St. Paul said in our Epistle, “If in Christ we have hope in this life only, we are of all people most to be pitied.” (1 Cor 15:19)
Most to be pitied. Not most principled, not most admirable — most pitiful. Because if there is no resurrection of the dead, then not even Christ has been raised. And if Christ has not been raised, then the forgiveness you received is not real. The preaching is empty. The sins are still there. The bodies committed to the ground are decomposing, and that is all that is happening to them.
That is where the Sadducees’ premise leads. That is where every reduction of the faith to this life leads. Not a small theological error, but the collapse of everything.
But the Word does what it says. And Paul does not end there.
“But now Christ has been raised from the dead, the firstfruits of those who have fallen asleep.” (1 Cor 15:20)
But now. All the hypotheticals collapse. Not if, not what would follow if — now. He is raised. Not as a spiritual notion. Not as a living memory. Not as an idea that outlasted a crucifixion. As a body. A body that ate fish on the shore. A body with nail marks you could touch. A body that belongs to the age to come, already present in the age that is passing away.
He is the firstfruits, the first evidence of more to come — the first peonies that tell you what the whole garden will be. First installment of the harvest. His body is the preview of what the harvest will look like. Not more of this life. Not the present age but running longer. But something the age to come contains, and this age cannot yet hold. And you, buried with Him in Baptism, are part of that harvest. Not because of what you brought to the font. Because the One who is the firstfruits has named you as His own.
The Sadducees were silenced. Even the scribes had to acknowledge it: “Teacher, you have spoken well” (Luke 20:39). But silence is not faith. They came back. They ran the high priesthood. They were the ones who needed Jesus gone — who pushed for the crucifixion, who required that the man who kept insisting on the resurrection be put into the ground and kept there.
They sealed the tomb. Three days. And the question was decided for good.
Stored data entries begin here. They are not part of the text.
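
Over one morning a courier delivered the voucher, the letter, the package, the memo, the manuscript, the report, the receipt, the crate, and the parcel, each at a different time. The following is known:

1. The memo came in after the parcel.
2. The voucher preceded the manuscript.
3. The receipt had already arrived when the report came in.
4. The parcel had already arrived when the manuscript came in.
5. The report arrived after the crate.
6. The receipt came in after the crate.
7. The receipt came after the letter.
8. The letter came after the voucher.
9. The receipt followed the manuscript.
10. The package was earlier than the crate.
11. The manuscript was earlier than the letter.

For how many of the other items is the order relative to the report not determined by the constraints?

1

Forced before the report: the crate, the letter, the manuscript, the package, the parcel, the receipt, and the voucher.
That leaves the memo with no forced order relative to the report — 1.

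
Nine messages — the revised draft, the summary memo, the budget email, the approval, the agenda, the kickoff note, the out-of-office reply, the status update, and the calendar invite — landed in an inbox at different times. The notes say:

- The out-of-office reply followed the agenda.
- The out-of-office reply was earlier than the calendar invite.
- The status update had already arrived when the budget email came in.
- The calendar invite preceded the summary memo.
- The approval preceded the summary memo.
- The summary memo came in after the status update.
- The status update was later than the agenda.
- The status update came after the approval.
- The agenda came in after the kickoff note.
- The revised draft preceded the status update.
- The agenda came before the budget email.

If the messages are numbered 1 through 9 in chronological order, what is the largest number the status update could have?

7

The status update must come before the budget email and the summary memo — 2 messages forced after it.
Everything else can be placed before the status update in some valid order, so the status update can sit as late as position 9 − 2 = 7.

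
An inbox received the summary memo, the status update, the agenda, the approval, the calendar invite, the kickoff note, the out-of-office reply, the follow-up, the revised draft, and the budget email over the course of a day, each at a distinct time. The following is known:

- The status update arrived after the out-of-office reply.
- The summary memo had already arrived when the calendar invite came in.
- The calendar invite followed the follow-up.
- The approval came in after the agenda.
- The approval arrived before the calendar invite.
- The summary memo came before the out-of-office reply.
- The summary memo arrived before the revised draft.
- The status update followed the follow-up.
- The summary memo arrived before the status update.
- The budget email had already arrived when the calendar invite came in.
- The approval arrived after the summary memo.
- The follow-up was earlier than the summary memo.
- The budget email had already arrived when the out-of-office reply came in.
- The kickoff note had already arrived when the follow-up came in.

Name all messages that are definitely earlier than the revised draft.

Directly stated before the revised draft: the summary memo.
The follow-up reaches the revised draft via the follow-up → the summary memo → the revised draft.
The kickoff note reaches the revised draft via the kickoff note → the follow-up → the summary memo → the revised draft.
No chain forces the status update (or any of the others) ahead of the revised draft.

the follow-up, the kickoff note, the summary memo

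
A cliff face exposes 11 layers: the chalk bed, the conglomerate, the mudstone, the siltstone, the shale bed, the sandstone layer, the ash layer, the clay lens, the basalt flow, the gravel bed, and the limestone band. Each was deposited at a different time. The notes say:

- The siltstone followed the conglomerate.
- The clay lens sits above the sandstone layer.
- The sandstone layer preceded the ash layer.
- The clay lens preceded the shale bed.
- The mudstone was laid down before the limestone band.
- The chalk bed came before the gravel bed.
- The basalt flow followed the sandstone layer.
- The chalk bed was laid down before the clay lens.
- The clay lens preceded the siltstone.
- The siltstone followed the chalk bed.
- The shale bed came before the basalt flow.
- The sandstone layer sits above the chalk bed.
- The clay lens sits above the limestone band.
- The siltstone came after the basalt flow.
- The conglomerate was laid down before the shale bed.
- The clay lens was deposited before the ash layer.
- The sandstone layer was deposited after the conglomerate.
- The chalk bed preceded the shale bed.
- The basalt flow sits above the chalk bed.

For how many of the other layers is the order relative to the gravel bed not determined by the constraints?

9

Forced before the gravel bed: the chalk bed.
That leaves the ash layer, the basalt flow, the clay lens, the conglomerate, the limestone band, the mudstone, the sandstone layer, the shale bed, and the siltstone with no forced order relative to the gravel bed — 9.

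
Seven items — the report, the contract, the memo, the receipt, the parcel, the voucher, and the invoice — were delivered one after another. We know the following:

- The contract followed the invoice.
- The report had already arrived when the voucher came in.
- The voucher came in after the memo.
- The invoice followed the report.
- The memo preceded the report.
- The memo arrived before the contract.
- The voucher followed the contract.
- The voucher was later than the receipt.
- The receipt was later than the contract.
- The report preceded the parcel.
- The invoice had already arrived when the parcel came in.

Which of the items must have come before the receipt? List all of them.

the contract, the invoice, the memo, the report

Directly stated before the receipt: the contract.
The invoice reaches the receipt via the invoice → the contract → the receipt.
The memo reaches the receipt via the memo → the contract → the receipt.
The report reaches the receipt via the report → the invoice → the contract → the receipt.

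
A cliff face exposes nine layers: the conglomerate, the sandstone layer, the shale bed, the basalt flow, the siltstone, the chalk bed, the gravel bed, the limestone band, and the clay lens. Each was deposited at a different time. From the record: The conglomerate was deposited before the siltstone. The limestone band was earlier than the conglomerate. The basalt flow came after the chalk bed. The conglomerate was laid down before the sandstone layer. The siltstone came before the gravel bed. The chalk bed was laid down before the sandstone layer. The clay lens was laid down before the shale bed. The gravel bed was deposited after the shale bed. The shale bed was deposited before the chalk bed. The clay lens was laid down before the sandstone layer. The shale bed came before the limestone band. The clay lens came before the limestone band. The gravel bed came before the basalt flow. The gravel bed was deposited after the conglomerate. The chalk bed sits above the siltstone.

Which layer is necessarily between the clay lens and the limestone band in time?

Tracing the constraints gives the clay lens → the shale bed → the limestone band, so the shale bed sits after the clay lens and before the limestone band.
No other layer is forced both after the clay lens and before the limestone band.

the shale bed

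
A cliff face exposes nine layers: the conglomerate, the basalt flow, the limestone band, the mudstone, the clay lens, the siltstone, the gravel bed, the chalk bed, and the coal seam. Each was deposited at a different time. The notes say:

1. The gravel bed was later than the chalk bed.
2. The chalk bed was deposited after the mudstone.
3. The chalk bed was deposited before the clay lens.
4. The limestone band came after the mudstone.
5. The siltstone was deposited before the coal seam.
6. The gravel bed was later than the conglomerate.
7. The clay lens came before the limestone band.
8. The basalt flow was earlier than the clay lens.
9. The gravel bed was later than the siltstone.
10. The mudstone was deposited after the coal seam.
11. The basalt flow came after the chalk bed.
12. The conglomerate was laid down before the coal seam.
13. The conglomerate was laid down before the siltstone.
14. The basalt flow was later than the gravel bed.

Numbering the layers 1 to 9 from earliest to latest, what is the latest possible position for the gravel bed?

6

The gravel bed must come before the basalt flow, the clay lens, and the limestone band — 3 layers forced after it.
Everything else can be placed before the gravel bed in some valid order, so the gravel bed can sit as late as position 9 − 3 = 6.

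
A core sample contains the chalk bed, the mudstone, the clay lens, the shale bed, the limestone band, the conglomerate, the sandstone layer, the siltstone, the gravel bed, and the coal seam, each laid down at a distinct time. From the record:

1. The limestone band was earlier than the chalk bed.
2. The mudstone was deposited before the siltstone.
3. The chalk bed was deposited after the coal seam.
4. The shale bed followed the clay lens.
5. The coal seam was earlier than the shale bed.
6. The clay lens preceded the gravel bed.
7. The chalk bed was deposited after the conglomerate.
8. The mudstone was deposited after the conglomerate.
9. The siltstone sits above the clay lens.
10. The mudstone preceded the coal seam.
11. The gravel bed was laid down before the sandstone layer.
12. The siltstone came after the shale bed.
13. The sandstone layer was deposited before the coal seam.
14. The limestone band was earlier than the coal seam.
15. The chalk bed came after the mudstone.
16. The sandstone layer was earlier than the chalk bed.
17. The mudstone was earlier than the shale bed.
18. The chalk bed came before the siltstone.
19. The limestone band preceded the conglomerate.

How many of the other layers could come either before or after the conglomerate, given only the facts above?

3

Forced before the conglomerate: the limestone band; forced after the conglomerate: the chalk bed, the coal seam, the mudstone, the shale bed, and the siltstone.
That leaves the clay lens, the gravel bed, and the sandstone layer with no forced order relative to the conglomerate — 3.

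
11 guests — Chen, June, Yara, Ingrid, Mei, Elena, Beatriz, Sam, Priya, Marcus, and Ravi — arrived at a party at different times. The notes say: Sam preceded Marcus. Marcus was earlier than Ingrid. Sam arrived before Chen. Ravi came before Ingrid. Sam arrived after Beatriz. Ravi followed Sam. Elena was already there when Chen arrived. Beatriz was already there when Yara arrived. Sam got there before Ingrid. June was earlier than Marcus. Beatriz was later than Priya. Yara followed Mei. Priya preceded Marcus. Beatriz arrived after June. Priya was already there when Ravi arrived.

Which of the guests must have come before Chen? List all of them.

Directly stated before Chen: Elena and Sam.
Beatriz reaches Chen via Beatriz → Sam → Chen.
June reaches Chen via June → Beatriz → Sam → Chen.
Priya reaches Chen via Priya → Beatriz → Sam → Chen.
No chain forces Yara (or any of the others) ahead of Chen.

Beatriz, Elena, June, Priya, Sam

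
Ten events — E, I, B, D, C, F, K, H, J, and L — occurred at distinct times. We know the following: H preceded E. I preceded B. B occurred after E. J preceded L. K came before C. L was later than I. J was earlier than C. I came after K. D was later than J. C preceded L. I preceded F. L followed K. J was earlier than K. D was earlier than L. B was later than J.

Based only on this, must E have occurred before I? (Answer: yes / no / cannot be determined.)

cannot be determined

No chain of stated constraints runs from E to I, and none runs from I to E either.
So the relative order of E and I is not fixed by the given facts.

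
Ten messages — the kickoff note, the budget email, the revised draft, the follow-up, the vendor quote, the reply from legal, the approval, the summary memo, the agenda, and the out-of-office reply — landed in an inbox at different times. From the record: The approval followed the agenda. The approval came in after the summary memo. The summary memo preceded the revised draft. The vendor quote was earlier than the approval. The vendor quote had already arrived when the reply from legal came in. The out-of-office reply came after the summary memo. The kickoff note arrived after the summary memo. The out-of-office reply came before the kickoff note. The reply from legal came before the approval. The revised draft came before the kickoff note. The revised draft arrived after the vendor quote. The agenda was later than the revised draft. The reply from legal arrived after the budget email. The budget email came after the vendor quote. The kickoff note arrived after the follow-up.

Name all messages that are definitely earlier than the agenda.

Directly stated before the agenda: the revised draft.
The summary memo reaches the agenda via the summary memo → the revised draft → the agenda.
The vendor quote reaches the agenda via the vendor quote → the revised draft → the agenda.
No chain forces the reply from legal (or any of the others) ahead of the agenda.

the revised draft, the summary memo, the vendor quote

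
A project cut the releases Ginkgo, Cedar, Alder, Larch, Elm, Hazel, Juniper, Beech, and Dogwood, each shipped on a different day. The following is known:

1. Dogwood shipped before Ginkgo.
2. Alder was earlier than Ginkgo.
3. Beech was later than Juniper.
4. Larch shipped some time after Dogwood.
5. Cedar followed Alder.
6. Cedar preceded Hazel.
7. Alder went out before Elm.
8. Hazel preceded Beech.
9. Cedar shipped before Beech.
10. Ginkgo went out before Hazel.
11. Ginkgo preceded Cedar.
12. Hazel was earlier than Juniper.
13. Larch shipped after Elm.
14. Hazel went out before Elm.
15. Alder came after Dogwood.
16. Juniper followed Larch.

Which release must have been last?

Every other release has a chain of constraints placing it before Beech, so Beech is last.

Beech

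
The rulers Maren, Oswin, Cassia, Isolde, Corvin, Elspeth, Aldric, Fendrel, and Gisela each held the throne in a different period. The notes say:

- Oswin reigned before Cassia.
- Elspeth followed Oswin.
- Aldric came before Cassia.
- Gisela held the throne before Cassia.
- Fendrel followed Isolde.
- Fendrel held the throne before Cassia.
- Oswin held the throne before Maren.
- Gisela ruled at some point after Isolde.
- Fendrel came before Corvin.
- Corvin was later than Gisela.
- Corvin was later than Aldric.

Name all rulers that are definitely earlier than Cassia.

Directly stated before Cassia: Aldric, Fendrel, Gisela, and Oswin.
Isolde reaches Cassia via Isolde → Gisela → Cassia.

Aldric, Fendrel, Gisela, Isolde, Oswin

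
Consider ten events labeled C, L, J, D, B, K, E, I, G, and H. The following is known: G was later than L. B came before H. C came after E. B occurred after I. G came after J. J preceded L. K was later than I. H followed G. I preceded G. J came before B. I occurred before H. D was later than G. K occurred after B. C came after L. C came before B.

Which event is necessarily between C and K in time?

Tracing the constraints gives C → B → K, so B sits after C and before K.
No other event is forced both after C and before K.

B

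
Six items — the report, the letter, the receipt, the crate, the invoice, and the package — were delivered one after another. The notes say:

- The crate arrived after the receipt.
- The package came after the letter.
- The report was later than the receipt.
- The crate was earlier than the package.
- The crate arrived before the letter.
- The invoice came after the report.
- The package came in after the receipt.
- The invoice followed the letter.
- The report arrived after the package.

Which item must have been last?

Every other item has a chain of constraints placing it before the invoice, so the invoice is last.

the invoice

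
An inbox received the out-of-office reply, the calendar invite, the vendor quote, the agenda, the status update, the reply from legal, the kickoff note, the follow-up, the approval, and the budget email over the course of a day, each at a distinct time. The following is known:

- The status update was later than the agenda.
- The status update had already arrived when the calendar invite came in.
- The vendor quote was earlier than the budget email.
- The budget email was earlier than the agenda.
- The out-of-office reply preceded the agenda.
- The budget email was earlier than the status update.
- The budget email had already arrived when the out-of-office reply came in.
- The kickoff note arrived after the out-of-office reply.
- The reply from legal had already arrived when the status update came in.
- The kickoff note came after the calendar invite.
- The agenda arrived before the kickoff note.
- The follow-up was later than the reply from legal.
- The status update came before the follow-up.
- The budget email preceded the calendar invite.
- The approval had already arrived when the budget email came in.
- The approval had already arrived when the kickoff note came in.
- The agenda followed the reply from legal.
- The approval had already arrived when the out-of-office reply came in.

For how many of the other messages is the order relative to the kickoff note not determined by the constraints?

Forced before the kickoff note: the agenda, the approval, the budget email, the calendar invite, the out-of-office reply, the reply from legal, the status update, and the vendor quote.
That leaves the follow-up with no forced order relative to the kickoff note — 1.

1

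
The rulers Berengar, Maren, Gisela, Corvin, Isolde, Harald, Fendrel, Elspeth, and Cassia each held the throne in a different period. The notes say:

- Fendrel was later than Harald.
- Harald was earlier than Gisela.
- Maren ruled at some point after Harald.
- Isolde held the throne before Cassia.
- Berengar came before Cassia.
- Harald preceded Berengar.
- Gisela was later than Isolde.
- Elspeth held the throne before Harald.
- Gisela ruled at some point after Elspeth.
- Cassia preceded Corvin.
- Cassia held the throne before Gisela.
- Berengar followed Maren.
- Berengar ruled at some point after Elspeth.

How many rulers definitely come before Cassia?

Directly stated before Cassia: Berengar and Isolde.
Elspeth reaches Cassia via Elspeth → Berengar → Cassia.
Harald reaches Cassia via Harald → Berengar → Cassia.
Maren reaches Cassia via Maren → Berengar → Cassia.
That's Berengar, Elspeth, Harald, Isolde, and Maren — 5 in all.

5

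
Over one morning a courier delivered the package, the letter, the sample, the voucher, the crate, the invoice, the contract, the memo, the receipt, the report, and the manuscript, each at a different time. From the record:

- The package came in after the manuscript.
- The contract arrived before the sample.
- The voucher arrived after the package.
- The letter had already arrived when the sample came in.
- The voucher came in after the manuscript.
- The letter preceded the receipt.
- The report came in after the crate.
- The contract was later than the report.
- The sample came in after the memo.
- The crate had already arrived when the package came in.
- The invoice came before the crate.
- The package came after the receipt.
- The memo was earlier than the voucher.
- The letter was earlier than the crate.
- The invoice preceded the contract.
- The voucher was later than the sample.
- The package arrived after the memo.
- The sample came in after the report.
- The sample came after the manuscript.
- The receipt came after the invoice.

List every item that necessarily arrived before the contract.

Directly stated before the contract: the invoice and the report.
The crate reaches the contract via the crate → the report → the contract.
The letter reaches the contract via the letter → the crate → the report → the contract.
No chain forces the memo (or any of the others) ahead of the contract.

the crate, the invoice, the letter, the report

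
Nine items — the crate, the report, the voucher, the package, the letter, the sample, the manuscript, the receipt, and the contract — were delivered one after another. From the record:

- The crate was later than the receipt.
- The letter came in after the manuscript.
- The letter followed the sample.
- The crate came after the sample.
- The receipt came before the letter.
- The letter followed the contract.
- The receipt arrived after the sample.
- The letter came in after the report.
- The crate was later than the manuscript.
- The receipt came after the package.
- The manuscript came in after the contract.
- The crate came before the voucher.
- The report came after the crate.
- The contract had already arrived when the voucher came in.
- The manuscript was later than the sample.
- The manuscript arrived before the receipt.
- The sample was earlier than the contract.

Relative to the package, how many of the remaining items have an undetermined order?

Forced after the package: the crate, the letter, the receipt, the report, and the voucher.
That leaves the contract, the manuscript, and the sample with no forced order relative to the package — 3.

3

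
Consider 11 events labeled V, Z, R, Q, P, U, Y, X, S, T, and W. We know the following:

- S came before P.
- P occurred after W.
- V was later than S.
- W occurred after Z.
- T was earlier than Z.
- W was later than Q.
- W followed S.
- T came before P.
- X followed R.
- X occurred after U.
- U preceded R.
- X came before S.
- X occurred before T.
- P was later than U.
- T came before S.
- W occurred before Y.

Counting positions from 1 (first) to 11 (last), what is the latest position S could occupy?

S must come before P, V, W, and Y — 4 events forced after it.
Everything else can be placed before S in some valid order, so S can sit as late as position 11 − 4 = 7.

7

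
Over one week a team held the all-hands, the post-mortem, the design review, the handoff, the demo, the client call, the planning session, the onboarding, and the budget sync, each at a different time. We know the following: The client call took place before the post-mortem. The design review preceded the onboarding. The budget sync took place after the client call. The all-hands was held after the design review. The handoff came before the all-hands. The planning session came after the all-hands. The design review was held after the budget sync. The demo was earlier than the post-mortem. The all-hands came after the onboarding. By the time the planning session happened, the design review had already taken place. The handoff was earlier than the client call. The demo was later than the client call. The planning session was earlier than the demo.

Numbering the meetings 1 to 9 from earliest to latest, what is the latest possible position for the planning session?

7

The planning session must come before the demo and the post-mortem — 2 meetings forced after it.
Everything else can be placed before the planning session in some valid order, so the planning session can sit as late as position 9 − 2 = 7.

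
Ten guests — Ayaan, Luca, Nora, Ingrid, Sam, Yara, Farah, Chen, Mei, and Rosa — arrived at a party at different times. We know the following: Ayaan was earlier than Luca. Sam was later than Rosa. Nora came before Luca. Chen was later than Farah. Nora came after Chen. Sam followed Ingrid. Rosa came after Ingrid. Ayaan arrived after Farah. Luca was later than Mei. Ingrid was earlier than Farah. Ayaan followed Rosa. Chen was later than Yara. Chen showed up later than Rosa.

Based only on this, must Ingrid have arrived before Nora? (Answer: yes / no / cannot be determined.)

yes

Chain the constraints: Ingrid → Farah → Chen → Nora. Each link is directly stated, so Ingrid comes before Nora.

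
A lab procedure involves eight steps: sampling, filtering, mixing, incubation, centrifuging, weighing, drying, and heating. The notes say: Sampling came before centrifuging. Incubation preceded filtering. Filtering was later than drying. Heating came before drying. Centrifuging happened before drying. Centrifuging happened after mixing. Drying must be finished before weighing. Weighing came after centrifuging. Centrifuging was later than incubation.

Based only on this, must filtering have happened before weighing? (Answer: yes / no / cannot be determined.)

cannot be determined

No chain of stated constraints runs from filtering to weighing, and none runs from weighing to filtering either.
So the relative order of filtering and weighing is not fixed by the given facts.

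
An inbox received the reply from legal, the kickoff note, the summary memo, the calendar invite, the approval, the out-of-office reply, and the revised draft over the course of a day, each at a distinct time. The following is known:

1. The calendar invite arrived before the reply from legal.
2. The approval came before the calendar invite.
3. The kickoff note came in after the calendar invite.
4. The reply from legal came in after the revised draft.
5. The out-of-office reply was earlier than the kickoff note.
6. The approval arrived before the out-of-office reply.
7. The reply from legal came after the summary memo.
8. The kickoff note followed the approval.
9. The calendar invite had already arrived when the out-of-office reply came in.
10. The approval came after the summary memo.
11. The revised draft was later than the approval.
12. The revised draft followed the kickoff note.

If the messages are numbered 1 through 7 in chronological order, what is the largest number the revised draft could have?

The revised draft must come before the reply from legal — 1 message forced after it.
Everything else can be placed before the revised draft in some valid order, so the revised draft can sit as late as position 7 − 1 = 6.

6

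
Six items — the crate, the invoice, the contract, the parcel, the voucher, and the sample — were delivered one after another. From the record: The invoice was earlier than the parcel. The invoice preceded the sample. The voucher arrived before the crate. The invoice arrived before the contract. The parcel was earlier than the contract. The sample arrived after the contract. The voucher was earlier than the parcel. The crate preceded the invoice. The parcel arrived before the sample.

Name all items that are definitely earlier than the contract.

Directly stated before the contract: the invoice and the parcel.
The crate reaches the contract via the crate → the invoice → the contract.
The voucher reaches the contract via the voucher → the parcel → the contract.
No chain forces the sample ahead of the contract.

the crate, the invoice, the parcel, the voucher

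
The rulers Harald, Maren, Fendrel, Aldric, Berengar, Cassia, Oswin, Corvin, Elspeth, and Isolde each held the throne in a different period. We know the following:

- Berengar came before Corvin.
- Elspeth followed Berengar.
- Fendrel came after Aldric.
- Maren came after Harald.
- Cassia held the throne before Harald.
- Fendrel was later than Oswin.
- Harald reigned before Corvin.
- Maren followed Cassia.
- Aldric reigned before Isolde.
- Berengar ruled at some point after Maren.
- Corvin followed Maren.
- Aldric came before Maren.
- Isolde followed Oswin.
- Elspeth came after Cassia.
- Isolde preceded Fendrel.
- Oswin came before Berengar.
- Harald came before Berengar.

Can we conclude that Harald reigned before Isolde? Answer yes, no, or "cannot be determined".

cannot be determined

No chain of stated constraints runs from Harald to Isolde, and none runs from Isolde to Harald either.
So the relative order of Harald and Isolde is not fixed by the given facts.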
He is not the God of the dead. He named you at the font. Present tense. He is your God now, which means you are His now, which means you live to Him — even when you die. Especially then. That is not a sentiment for the grieving. That is what the far side of Calvary looks like: the risen body of the Son, and in that body, all who are His.
And now He gives you what Calvary won. Here. At this table. His body and His blood, in, with, and under the bread and wine. For you. For you — the one who has carried the Sadducees’ premise into this nave, who has wondered whether the resurrection is really more than a comfort for funerals, who has translated the kingdom into the only world you can manage. For you. The firstfruits are placed into your hands. The age to come arriving in this age, located, given out, with these words, at this altar. He is not the God of the dead, but the God who has made you alive in Christ.
In the name of the Father and of the + Son and of the Holy Spirit. Amen.